Later, after shaking the cops, it hit me: Barney wuz right. Where did the funny go?
I missed the funny and it was nowhere to be found. A snow-white hare hopped by, and I thought maybe it knew where the funny was. The bunny put up a good chase, but even after cornering it in an alley and snapping its spine so it'd sit still long enough for me to hug it (such is the price of love), I was still no closer to my Grail.
Heartbroken, I decided to rid the world of my sorry, unfunny ass. With double-jointed dexterity, I wrapped myself in a large box, applied correct postage and one of those "Caution: Unfunny Contents" stickers, and waited by the mailbox to be picked up and hauled to Greenland. (In Greenland, they don't give a flying fug about funny, as long as you can be sliced open and yer internal fluids used for warmth.
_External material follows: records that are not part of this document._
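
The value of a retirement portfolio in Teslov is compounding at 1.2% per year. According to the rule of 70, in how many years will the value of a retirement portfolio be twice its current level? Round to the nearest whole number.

≈ 58 years

Doubling time ≈ 70 / 1.2 = 58.33 years.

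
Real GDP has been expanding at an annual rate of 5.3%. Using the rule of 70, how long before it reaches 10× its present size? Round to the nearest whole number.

≈ 44 years

One doubling takes 70/5.3 = 13.21 years.
10× is log₂ 10 ≈ 3.32 doublings, so ≈ 3.32 × 13.21 = 44 years.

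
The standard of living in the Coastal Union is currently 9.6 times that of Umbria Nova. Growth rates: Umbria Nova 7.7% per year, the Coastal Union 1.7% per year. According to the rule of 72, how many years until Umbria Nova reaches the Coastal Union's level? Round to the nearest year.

Umbria Nova gains on the Coastal Union at 7.7% − 1.7% = 6 points a year.
At that relative rate the gap halves every 72/6 ≈ 12.00 years.
A 9.6 times gap takes log₂(9.6) ≈ 3.26 halvings to close: 3.26 × 12.00 ≈ 39 years.

approximately 39 years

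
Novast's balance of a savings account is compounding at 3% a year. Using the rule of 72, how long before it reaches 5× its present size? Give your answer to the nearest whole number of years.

≈ 56 years

Doubling time ≈ 72/3 = 24.00 years.
Reaching 5× takes log₂(5) ≈ 2.32 doublings.
2.32 × 24.00 ≈ 56 years.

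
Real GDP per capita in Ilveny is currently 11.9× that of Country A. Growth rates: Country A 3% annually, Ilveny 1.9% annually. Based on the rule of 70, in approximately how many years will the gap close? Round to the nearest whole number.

≈ 227 years

The growth-rate gap is 3% − 1.9% = 1.1 percentage points.
So the ratio between them halves every 70/1.1 ≈ 63.64 years.
An 11.9× gap takes log₂(11.9) ≈ 3.57 halvings to close: 3.57 × 63.64 ≈ 227 years.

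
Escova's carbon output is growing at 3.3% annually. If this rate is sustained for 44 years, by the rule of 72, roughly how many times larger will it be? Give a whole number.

72/3.3 ≈ 21.82 years per doubling.
44 years fits 2 doublings: 2^2 = 4.

around 4 times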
In a pinch.) I waited in that box for days, my only sustenance being the trickle of coffee (spilled by a passing picketeer) seeping thru the cardboard. Things were looking pretty bleak, and if it wasn't for those Jr. High kids lighting the box on fire, I may never have kicked my way to freedom.
As I lay crying in the dirty snow, a streetcorner Santa wobbled over and kindly stamped out the flaming cardboard. I lifted my weary head in thanks and caught my reflection in Santa's big brass bell. It was then I realized I'm basically just Ally McBeal in crotchless lederhosen & tattered Hanson T-shirt, with a four-foot beard and mustard on my cheek from lunch last week. (Can't you see I'm on a losing streak?) Exhausted, but relieved to finally know the Awful Truth, I let my head slump back to the ground. I pretended not to notice when Santa rolled me over to check if I've been (his eloquent words propelled by gusts of single-malt) "naughty or nice."